Я видел поразительный фильм, смотреть который было больно, тревожно, даже муторно. У меня на руках умирали близкие... Ощущение было почти такое же. В палате установили скрытую телевизионную камеру, а потом смонтировали отрезки ленты... Сперва это был красивый старик с его замечательной бородой, которому помогали встать с постели и опуститься на коврик для молитвы... Проходило время, и во все новых кадрах человек истаивал. Истаивал на глазах, пока не превратился в тень...

Говорят, что, наряду с зачитываемыми бюллетенями о состоянии здоровья имама, по телевидению показывали некоторые кадры. Люди плакали у экранов и молились. «О ты, ничем не омраченная душа! Вернись к Владыке своему, ему угодной и довольной...» — говорится в Коране.

В 22 часа 20 минут 3 июня 1989 года отлетел последний вздох вместе с недосказанной молитвой. В ту ночь многие иранцы из-за переживаний были доставлены в клиники, и несколько десятков скончалось от сердечных приступов.

На другой день в Совете экспертов, вместо занемогшего Ахмеда Хомейни, завещание имама было оглашено аятоллой Хаменеи, и он же был избран преемником покойного.

5 июня или 15 хордада, в годовщину восстания 1963 года, миллионы жителей Тегерана и пришельцев из других городов собрались вокруг высокой платформы, закрытой зеленой материей, на площади Мусалла и прилегающих улицах. Все происходило без обычных церемоний. Одетые в черное люди рыдали. Ночью загорелись тысячи свечей, никто не уходил. Наутро стали хором читать похоронную молитву.

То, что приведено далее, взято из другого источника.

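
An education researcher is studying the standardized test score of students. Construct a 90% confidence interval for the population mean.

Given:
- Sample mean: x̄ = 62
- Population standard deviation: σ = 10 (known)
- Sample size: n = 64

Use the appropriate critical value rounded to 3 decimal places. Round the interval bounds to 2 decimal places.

The population standard deviation σ is known, so use a z-interval (standard normal critical value).

For 90% confidence, z* = 1.645 (from standard normal table)

Standard error: SE = σ/√n = 10/√64 = 1.250000

Margin of error: E = z* × SE = 1.645 × 1.250000 = 2.0562

Z-interval: x̄ ± E = 62 ± 2.0562 = (59.9438, 64.0563)

Rounded to 2 decimal places:

(59.94, 64.06)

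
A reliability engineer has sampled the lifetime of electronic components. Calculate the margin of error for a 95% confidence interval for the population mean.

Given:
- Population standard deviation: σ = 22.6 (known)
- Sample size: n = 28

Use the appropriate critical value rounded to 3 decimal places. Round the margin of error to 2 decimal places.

The population standard deviation σ is known, so use the z-interval margin of error formula.

For 95% confidence, z* = 1.96 (from standard normal table)

Margin of error formula for z-interval: E = z* × σ/√n

E = 1.96 × 22.6/√28
  = 1.96 × 4.270999
  = 8.3712

Rounded to 2 decimal places:

8.37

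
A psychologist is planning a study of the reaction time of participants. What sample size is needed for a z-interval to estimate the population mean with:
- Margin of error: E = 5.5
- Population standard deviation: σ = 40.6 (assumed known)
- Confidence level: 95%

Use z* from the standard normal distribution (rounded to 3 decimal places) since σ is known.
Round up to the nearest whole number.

Using z* since population σ is known (z-interval formula).

For 95% confidence, z* = 1.96 (from standard normal table)

Sample size formula for z-interval: n = (z*σ/E)²

n = (1.96 × 40.6 / 5.5)²
  = (14.468364)²
  = 209.3335

Round up to the nearest whole number: n = 210

210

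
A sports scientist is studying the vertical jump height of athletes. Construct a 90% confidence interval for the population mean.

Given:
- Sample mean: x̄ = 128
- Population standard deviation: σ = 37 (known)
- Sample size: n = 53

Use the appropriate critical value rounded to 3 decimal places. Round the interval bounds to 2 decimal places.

The population standard deviation σ is known, so use a z-interval (standard normal critical value).

For 90% confidence, z* = 1.645 (from standard normal table)

Standard error: SE = σ/√n = 37/√53 = 5.082341

Margin of error: E = z* × SE = 1.645 × 5.082341 = 8.3605

Z-interval: x̄ ± E = 128 ± 8.3605 = (119.6395, 136.3605)

Rounded to 2 decimal places:

(119.64, 136.36)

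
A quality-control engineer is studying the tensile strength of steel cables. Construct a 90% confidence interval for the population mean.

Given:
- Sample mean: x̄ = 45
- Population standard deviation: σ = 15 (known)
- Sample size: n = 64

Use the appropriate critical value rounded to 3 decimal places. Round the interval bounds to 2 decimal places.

The population standard deviation σ is known, so use a z-interval (standard normal critical value).

For 90% confidence, z* = 1.645 (from standard normal table)

Standard error: SE = σ/√n = 15/√64 = 1.875000

Margin of error: E = z* × SE = 1.645 × 1.875000 = 3.0844

Z-interval: x̄ ± E = 45 ± 3.0844 = (41.9156, 48.0844)

Rounded to 2 decimal places:

(41.92, 48.08)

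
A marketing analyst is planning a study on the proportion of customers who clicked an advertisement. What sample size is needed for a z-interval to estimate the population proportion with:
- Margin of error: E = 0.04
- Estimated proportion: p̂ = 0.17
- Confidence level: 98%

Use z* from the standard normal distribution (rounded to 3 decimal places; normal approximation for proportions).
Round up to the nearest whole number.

Using z* for proportion z-interval (normal approximation).

For 98% confidence, z* = 2.326 (from standard normal table)

Sample size formula for proportion z-interval: n = z*²p̂(1-p̂)/E²

n = 2.326² × 0.17 × 0.83 / 0.04²
  = 5.410276 × 0.1411 / 0.0016
  = 477.1187

Round up to the nearest whole number: n = 478

478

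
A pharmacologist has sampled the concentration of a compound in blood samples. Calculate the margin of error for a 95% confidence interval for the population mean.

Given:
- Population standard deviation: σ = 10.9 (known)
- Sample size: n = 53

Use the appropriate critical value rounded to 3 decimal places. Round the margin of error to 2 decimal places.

The population standard deviation σ is known, so use the z-interval margin of error formula.

For 95% confidence, z* = 1.96 (from standard normal table)

Margin of error formula for z-interval: E = z* × σ/√n

E = 1.96 × 10.9/√53
  = 1.96 × 1.497230
  = 2.9346

Rounded to 2 decimal places:

2.93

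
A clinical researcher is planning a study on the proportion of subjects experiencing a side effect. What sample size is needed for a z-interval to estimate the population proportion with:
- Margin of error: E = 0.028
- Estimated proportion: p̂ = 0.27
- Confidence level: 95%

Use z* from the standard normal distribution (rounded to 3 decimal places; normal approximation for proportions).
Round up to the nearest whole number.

Using z* for proportion z-interval (normal approximation).

For 95% confidence, z* = 1.96 (from standard normal table)

Sample size formula for proportion z-interval: n = z*²p̂(1-p̂)/E²

n = 1.96² × 0.27 × 0.73 / 0.028²
  = 3.8416 × 0.1971 / 0.000784
  = 965.7900

Round up to the nearest whole number: n = 966

966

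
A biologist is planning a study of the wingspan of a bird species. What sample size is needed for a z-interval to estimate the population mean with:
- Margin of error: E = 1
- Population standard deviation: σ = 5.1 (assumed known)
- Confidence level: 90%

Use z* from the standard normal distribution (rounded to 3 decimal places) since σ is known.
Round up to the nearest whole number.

Using z* since population σ is known (z-interval formula).

For 90% confidence, z* = 1.645 (from standard normal table)

Sample size formula for z-interval: n = (z*σ/E)²

n = (1.645 × 5.1 / 1)²
  = (8.389500)²
  = 70.3837

Round up to the nearest whole number: n = 71

71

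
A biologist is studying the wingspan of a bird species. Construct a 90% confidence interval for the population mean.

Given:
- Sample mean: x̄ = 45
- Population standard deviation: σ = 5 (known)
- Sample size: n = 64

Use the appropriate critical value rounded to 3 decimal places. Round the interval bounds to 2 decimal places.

The population standard deviation σ is known, so use a z-interval (standard normal critical value).

For 90% confidence, z* = 1.645 (from standard normal table)

Standard error: SE = σ/√n = 5/√64 = 0.625000

Margin of error: E = z* × SE = 1.645 × 0.625000 = 1.0281

Z-interval: x̄ ± E = 45 ± 1.0281 = (43.9719, 46.0281)

Rounded to 2 decimal places:

(43.97, 46.03)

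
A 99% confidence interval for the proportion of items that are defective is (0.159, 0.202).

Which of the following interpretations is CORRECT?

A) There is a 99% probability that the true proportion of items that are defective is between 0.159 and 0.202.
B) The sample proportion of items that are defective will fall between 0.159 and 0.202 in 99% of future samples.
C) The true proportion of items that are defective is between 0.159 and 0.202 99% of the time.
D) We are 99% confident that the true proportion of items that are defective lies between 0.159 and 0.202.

A confidence interval represents our confidence in the procedure, not a probability statement about the parameter.

Key concept: If we repeated this sampling process many times and computed a 99% CI each time, about 99% of those intervals would contain the true population parameter.

For this specific interval (0.159, 0.202):
- Midpoint (point estimate): 0.1805
- Margin of error: 0.0215

The correct interpretation is the one stating confidence that the true parameter lies in the interval — option D.

D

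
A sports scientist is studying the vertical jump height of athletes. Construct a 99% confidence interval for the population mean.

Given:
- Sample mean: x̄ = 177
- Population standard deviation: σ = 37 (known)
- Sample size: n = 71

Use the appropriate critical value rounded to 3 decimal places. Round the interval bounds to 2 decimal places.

The population standard deviation σ is known, so use a z-interval (standard normal critical value).

For 99% confidence, z* = 2.576 (from standard normal table)

Standard error: SE = σ/√n = 37/√71 = 4.391092

Margin of error: E = z* × SE = 2.576 × 4.391092 = 11.3115

Z-interval: x̄ ± E = 177 ± 11.3115 = (165.6885, 188.3115)

Rounded to 2 decimal places:

(165.69, 188.31)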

Подсчитано, что если встречали имама, когда он прилетел из изгнания, 6 миллионов человек, то провожали в последний путь 9 миллионов. Дети, женщины, мужчины громко стенали, били себя в грудь и по голове. Похоронная процессия в сторону Бехешт-еЗахра, кладбища мучеников Исламской Революции, не могла тронуться с места. Сохранились кадры кино, на которых видно, как цепляются люди за вертолет с телом имама, как вертолет пытается взлететь, и люди падают...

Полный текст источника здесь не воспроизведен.